Fünftens: die Lösch-Historie. Sind dir in den vergangenen Monaten Bewertungen verschwunden? Das ist die Achse, die in keiner Standard-Checkliste vorkommt, und sie erklärt öfter als vermutet, warum ein Betrieb trotz aktivem Sammeln nicht vorankommt. Bewertungen verschwinden auch ohne dein Zutun, und die Gründe sind dokumentiert – von der automatisierten Prüfung, die einige Tage dauert, über zusammengeführte Profile bis zur Entfernung wegen eines Richtlinienverstoßes. Für den letzten Fall ist Google eindeutig: Rezensionen, die wegen eines Richtlinienverstoßes entfernt wurden, werden nicht wiederhergestellt. Die Mechanik dahinter und die Frage, was davon für den Betrieb sichtbar ist, behandelt Google Maps: Bewertungen, Löschungen und Transparenz.
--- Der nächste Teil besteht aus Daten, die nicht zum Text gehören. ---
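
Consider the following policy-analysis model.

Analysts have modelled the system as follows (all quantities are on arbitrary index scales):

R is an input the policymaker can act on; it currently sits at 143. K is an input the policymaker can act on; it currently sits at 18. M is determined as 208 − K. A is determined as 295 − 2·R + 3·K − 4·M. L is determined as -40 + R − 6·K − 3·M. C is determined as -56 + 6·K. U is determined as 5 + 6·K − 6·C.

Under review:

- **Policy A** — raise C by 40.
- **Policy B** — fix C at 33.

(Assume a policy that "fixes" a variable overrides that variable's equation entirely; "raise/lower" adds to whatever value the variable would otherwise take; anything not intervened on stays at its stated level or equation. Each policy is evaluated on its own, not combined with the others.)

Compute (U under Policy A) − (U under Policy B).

Policy A (C + 40):
  K = 18
  C = -56 + 6·18 (+40 from intervention) = 92
  U = 5 + 6·18 − 6·92 = -439
Policy B (C := 33):
  K = 18
  C = 33
  U = 5 + 6·18 − 6·33 = -85
U: -439 − (-85) = -354

-354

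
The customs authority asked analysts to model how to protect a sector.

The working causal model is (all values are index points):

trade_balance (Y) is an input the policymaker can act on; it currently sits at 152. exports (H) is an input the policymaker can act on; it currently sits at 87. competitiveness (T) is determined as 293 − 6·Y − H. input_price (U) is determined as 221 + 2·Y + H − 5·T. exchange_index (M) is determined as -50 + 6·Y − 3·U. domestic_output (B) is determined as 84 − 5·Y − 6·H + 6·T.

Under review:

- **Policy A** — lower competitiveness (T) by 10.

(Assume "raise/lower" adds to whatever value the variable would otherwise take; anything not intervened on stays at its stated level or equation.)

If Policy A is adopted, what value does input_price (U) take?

4192

Policy A (T − 10):
  Y = 152
  H = 87
  T = 293 − 6·152 − 87 (−10 from intervention) = -716
  U = 221 + 2·152 + 87 − 5·(-716) = 4192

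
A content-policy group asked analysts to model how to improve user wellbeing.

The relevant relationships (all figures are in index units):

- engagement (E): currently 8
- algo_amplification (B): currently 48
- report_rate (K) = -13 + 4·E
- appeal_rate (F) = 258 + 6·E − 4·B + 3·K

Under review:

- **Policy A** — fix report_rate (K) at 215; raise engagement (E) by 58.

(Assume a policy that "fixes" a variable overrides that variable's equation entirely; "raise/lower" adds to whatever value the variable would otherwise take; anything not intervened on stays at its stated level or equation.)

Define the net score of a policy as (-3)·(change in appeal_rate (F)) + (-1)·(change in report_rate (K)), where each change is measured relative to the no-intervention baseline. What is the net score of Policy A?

-3004

Baseline:
  E = 8
  B = 48
  K = -13 + 4·8 = 19
  F = 258 + 6·8 − 4·48 + 3·19 = 171
Policy A (K := 215, E + 58):
  E = 8 + 58 = 66
  B = 48
  K = 215
  F = 258 + 6·66 − 4·48 + 3·215 = 1107
ΔF = 1107 − 171 = 936; ΔK = 215 − 19 = 196
Score = (-3)·936 + (-1)·196 = -3004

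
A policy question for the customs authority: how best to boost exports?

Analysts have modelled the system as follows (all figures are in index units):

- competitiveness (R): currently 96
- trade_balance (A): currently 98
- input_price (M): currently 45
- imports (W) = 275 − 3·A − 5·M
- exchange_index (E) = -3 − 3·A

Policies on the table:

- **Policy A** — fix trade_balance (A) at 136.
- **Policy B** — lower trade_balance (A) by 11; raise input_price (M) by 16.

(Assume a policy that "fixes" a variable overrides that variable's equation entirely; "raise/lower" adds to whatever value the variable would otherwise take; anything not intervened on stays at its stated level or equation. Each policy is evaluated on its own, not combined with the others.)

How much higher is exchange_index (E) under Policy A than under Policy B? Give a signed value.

Policy A (A := 136):
  A = 136
  E = -3 − 3·136 = -411
Policy B (A − 11, M + 16):
  A = 98 − 11 = 87
  E = -3 − 3·87 = -264
E: -411 − (-264) = -147

-147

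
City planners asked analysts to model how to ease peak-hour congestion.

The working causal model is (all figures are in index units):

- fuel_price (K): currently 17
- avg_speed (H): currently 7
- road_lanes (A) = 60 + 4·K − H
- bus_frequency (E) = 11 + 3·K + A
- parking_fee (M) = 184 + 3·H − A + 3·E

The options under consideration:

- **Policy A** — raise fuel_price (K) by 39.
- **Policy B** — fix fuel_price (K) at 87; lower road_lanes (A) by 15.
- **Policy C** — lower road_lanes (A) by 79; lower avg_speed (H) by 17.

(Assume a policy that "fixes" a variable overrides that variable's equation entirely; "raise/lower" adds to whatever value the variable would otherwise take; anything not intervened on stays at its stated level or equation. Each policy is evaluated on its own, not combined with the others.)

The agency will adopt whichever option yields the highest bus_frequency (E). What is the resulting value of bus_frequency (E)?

658

Policy A (K + 39):
  K = 17 + 39 = 56
  H = 7
  A = 60 + 4·56 − 7 = 277
  E = 11 + 3·56 + 277 = 456
Policy B (K := 87, A − 15):
  K = 87
  H = 7
  A = 60 + 4·87 − 7 (−15 from intervention) = 386
  E = 11 + 3·87 + 386 = 658
Policy C (A − 79, H − 17):
  K = 17
  H = 7 − 17 = -10
  A = 60 + 4·17 − (-10) (−79 from intervention) = 59
  E = 11 + 3·17 + 59 = 121
Comparing — Policy A: E=456, Policy B: E=658, Policy C: E=121. Highest is 658 (Policy B).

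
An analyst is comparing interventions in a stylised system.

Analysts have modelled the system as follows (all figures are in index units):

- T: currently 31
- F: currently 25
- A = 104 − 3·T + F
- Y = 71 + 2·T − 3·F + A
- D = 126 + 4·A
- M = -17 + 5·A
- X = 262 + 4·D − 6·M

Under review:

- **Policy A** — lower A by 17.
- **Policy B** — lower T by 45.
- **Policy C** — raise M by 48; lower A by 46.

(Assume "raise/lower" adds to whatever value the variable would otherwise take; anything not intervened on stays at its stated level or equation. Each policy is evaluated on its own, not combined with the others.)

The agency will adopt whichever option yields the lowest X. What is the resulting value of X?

Policy A (A − 17):
  T = 31
  F = 25
  A = 104 − 3·31 + 25 (−17 from intervention) = 19
  D = 126 + 4·19 = 202
  M = -17 + 5·19 = 78
  X = 262 + 4·202 − 6·78 = 602
Policy B (T − 45):
  T = 31 − 45 = -14
  F = 25
  A = 104 − 3·(-14) + 25 = 171
  D = 126 + 4·171 = 810
  M = -17 + 5·171 = 838
  X = 262 + 4·810 − 6·838 = -1526
Policy C (M + 48, A − 46):
  T = 31
  F = 25
  A = 104 − 3·31 + 25 (−46 from intervention) = -10
  D = 126 + 4·(-10) = 86
  M = -17 + 5·(-10) (+48 from intervention) = -19
  X = 262 + 4·86 − 6·(-19) = 720
Comparing — Policy A: X=602, Policy B: X=-1526, Policy C: X=720. Lowest is -1526 (Policy B).

-1526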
Erst wenn diese fünf Werte auf dem Tisch liegen, ist die Frage „welchen Hebel zuerst“ überhaupt beantwortbar. Ein Betrieb mit hohem Volumen, gutem Schnitt und Velocity nahe null hat ein Stufe-3-Problem und braucht keinen einzigen zusätzlichen Tipp zum Thema Antworten. Ein Betrieb mit 4,6 Sternen aus 38 Bewertungen hat ein Volumen-Problem, das jede Sternschnitt-Diskussion erledigt. Wenn du diese Systematik über den Bewertungsbereich hinaus auf den ganzen Betrieb ziehen willst, hilft Restaurant-Audit: Qualität messbar machen.
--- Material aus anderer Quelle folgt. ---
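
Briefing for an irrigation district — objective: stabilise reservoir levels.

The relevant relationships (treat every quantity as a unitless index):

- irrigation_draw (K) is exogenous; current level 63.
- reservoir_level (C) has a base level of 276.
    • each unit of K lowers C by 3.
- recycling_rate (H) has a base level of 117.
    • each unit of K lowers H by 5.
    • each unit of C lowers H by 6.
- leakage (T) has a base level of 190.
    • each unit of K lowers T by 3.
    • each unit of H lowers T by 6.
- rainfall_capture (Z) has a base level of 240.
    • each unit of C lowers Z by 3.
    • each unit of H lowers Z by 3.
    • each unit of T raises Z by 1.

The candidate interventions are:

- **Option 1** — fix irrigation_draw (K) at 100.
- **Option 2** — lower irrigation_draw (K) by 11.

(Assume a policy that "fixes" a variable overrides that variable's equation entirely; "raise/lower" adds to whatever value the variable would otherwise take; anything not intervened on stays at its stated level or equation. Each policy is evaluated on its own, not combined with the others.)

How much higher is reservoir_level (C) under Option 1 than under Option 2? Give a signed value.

-144

Option 1 (K := 100):
  K = 100
  C = 276 − 3·100 = -24
Option 2 (K − 11):
  K = 63 − 11 = 52
  C = 276 − 3·52 = 120
C: -24 − 120 = -144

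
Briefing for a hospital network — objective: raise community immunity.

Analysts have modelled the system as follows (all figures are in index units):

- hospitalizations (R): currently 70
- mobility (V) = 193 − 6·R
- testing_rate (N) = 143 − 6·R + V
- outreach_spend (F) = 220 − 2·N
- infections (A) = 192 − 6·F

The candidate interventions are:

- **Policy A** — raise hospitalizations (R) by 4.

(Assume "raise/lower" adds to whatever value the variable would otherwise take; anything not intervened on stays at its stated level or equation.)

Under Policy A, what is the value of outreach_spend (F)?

Policy A (R + 4):
  R = 70 + 4 = 74
  V = 193 − 6·74 = -251
  N = 143 − 6·74 + (-251) = -552
  F = 220 − 2·(-552) = 1324

1324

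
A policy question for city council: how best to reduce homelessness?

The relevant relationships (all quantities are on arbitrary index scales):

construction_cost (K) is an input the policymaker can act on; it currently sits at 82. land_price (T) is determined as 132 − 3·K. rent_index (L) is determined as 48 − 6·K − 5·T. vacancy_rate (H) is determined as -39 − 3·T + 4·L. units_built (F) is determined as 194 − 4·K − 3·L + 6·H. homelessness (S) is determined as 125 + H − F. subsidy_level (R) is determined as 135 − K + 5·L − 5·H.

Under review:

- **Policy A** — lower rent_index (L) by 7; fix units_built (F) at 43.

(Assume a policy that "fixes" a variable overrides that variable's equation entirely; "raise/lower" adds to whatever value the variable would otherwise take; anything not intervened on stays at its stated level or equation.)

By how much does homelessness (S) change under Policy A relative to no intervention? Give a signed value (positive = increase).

Baseline:
  K = 82
  T = 132 − 3·82 = -114
  L = 48 − 6·82 − 5·(-114) = 126
  H = -39 − 3·(-114) + 4·126 = 807
  F = 194 − 4·82 − 3·126 + 6·807 = 4330
  S = 125 + 807 − 4330 = -3398
Policy A (L − 7, F := 43):
  K = 82
  T = 132 − 3·82 = -114
  L = 48 − 6·82 − 5·(-114) (−7 from intervention) = 119
  H = -39 − 3·(-114) + 4·119 = 779
  F = 43
  S = 125 + 779 − 43 = 861
Change in S: 861 − (-3398) = 4259

4259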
Welche Benchmark-Zahl für dich gilt – und welche nicht

Zwei unterschiedlich große Messingbecher mit weißen Bohnen auf Eichenholz als Bild für unterschiedliche Vergleichswerte
Beide Zahlen stimmen. Sie messen nur nicht dasselbe – und keine misst deinen Umkreis.
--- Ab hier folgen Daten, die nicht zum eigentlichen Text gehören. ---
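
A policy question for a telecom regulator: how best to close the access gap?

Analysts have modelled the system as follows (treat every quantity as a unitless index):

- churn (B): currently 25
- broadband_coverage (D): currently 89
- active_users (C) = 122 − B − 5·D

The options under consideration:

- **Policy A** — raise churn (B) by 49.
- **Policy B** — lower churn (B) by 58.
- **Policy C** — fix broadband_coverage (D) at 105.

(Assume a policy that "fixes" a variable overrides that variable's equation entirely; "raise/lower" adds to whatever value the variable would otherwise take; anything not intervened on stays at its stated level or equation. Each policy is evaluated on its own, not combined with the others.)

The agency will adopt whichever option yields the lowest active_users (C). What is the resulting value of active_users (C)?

Policy A (B + 49):
  B = 25 + 49 = 74
  D = 89
  C = 122 − 74 − 5·89 = -397
Policy B (B − 58):
  B = 25 − 58 = -33
  D = 89
  C = 122 − (-33) − 5·89 = -290
Policy C (D := 105):
  B = 25
  D = 105
  C = 122 − 25 − 5·105 = -428
Comparing — Policy A: C=-397, Policy B: C=-290, Policy C: C=-428. Lowest is -428 (Policy C).

-428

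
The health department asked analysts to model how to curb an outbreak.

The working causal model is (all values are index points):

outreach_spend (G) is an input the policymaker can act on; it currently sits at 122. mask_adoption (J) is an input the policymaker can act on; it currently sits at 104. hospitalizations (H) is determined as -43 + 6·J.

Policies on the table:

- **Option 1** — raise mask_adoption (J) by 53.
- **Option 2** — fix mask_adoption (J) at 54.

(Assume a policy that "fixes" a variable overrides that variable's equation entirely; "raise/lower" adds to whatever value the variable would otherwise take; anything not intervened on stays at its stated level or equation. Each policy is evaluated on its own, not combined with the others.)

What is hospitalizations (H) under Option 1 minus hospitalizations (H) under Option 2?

618

Option 1 (J + 53):
  J = 104 + 53 = 157
  H = -43 + 6·157 = 899
Option 2 (J := 54):
  J = 54
  H = -43 + 6·54 = 281
H: 899 − 281 = 618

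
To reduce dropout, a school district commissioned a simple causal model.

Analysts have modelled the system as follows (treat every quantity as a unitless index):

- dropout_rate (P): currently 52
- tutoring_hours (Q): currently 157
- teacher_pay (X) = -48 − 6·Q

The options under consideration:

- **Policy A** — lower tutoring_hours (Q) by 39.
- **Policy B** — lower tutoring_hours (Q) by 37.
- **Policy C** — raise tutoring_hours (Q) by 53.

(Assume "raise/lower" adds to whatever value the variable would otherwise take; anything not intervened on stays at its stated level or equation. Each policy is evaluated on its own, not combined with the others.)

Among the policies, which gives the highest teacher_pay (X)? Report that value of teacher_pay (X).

Policy A (Q − 39):
  Q = 157 − 39 = 118
  X = -48 − 6·118 = -756
Policy B (Q − 37):
  Q = 157 − 37 = 120
  X = -48 − 6·120 = -768
Policy C (Q + 53):
  Q = 157 + 53 = 210
  X = -48 − 6·210 = -1308
Comparing — Policy A: X=-756, Policy B: X=-768, Policy C: X=-1308. Highest is -756 (Policy A).

-756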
Wer nach Zielwerten sucht, findet innerhalb weniger Minuten mehrere, die weit auseinanderliegen. Mal sind es gut 150, mal fast 1.000, und in Agenturtexten stehen auch vierstellige Zahlen. Alle werden als „Durchschnitt“ oder „Zielwert“ präsentiert, und der Effekt ist Lähmung: Entweder fühlt man sich weit vorn oder hoffnungslos abgehängt, je nachdem, auf welche Seite man zuerst gestoßen ist. Zwei dieser Zahlen lassen sich sauber zurückverfolgen, die übrigen nicht – und schon das ist ein Hinweis darauf, wie man mit ihnen umgehen sollte.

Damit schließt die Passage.